According to the briefing Third Platoon had received yesterday aboard the
Nassau,
this particular stretch of Croatia, together with most of the former Bosnian territory inland, was now under the control of the Serbian Volunteer Guard—local militia unit composed of pro-Serb Bosnians-and a Serbian motorized infantry brigade. The Serbs were trying yet again to seize Dubrovnik. When Yugoslavia had started breaking up in 1991, Croatia had grabbed all of the former Yugoslav naval bases save one, the Montenegran port at Kotor, sixty kilometers east of Dubrovnik. Now, the Serb-dominated Yugoslav Republic was trying to get some of those ports back, as well as to seize the initiative in the squabble with Croatia over the Bosnian corpse.
A rusted wire fence marked the official boundary between Croatia and Bosnia, but since the entire area was under Serbian control at the moment, the border was not patrolled. After a careful reconnaissance, searching for mines, patrols, or automated sensors, the SEALs crossed the wire into Bosnia halfway between the village of Mjini and Cilipi International, the shut-down airport twenty kilometers east of Dubrovnik.

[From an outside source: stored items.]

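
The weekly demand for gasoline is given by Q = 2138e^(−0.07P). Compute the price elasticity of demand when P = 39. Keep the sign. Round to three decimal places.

At P = 39, Q = 139.439.
dQ/dP = −0.07·2138e^(−0.07P) = −0.07Q = -9.761.
ε = (dQ/dP)(P/Q) = (-9.761)(39/139.439).

-2.730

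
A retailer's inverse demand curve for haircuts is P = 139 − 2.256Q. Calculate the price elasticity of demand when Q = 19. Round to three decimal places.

At Q = 19, P = 139 − 2.256(19) = 96.14.
dP/dQ = −2.256, so dQ/dP = 1/(−2.256) = -0.443.
ε = (dQ/dP)(P/Q) = (-0.443)(96.14/19).

-2.243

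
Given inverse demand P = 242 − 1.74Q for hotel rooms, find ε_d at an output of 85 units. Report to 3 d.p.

-0.636

At Q = 85, P = 242 − 1.74(85) = 94.10.
dP/dQ = −1.74, so dQ/dP = 1/(−1.74) = -0.575.
ε = (dQ/dP)(P/Q) = (-0.575)(94.10/85).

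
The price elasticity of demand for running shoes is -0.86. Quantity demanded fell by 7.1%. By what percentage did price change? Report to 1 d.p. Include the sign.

8.3%

%ΔP ≈ %ΔQ / ε = (-7.1%)/(-0.86) = 8.26%.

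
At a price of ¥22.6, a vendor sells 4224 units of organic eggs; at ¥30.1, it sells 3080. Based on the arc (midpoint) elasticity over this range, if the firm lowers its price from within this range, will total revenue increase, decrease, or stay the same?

increase

Arc ε = (-1144/7.5)(26.35/3652.0) ≈ -1.101.
|ε| = 1.10 > 1, so demand is elastic. A price cut therefore raises total revenue.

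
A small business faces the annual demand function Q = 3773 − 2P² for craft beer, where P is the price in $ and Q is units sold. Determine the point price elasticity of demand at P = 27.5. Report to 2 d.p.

At P = 27.5, Q = 2260.500.
dQ/dP = −4P = -110.
ε = (dQ/dP)(P/Q) = (-110)(27.5/2260.500).
|ε| > 1, so demand is elastic at this price.

-1.34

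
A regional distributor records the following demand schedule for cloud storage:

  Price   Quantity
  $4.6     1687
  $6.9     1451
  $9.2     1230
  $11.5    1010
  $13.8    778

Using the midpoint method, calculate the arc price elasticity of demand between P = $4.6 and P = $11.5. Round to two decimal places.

-0.59

At P = 4.6, Q = 1687; at P = 11.5, Q = 1010.
ΔQ = -677, ΔP = 6.9. Midpoints: P̄ = 8.05, Q̄ = 1348.5.
ε = (ΔQ/ΔP)(P̄/Q̄) = (-677/6.9)(8.05/1348.5).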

There'd been a number of SEAL ops into the Balkans in recent months, all of them highly classified, with missions ranging from scouting out antiaircraft batteries to pulling full recons on stretches of the Adriatic coast that might become landing beaches if the decision was made to send in the Marines. Blue Squad's orders this night were to slip ashore unseen, rendezvous at the St. Anastasias Dominican monastery with a local contact in the pay of the CIA, and collect from him a list of Serbian units in the area and their deployments. The information might—
might
—be useful soon, in the event that the President decided to punish Serbian aggression by ordering air strikes.
A spook job, then. The SEALs and the Company had a long working partnership, one begun during World War II between the SEALs' forerunners in the old Underwater Demolition Teams and the CIA's predecessors with the OSS. Though he'd been on plenty of intelligence ops before—maybe
because
he'd been on plenty of them before—Murdock didn't like this sort of mission. For one thing, the civilian agency rarely had its priorities straight. Agency suits were as likely to request some routine bit of intel-gathering that could as easily have been handled by satellite as they were to load the team down with a dozen conflicting mission requirements, an often deadly misuse of assets. For another, Langley too often showed a nasty tendency to regard combat teams as expendable.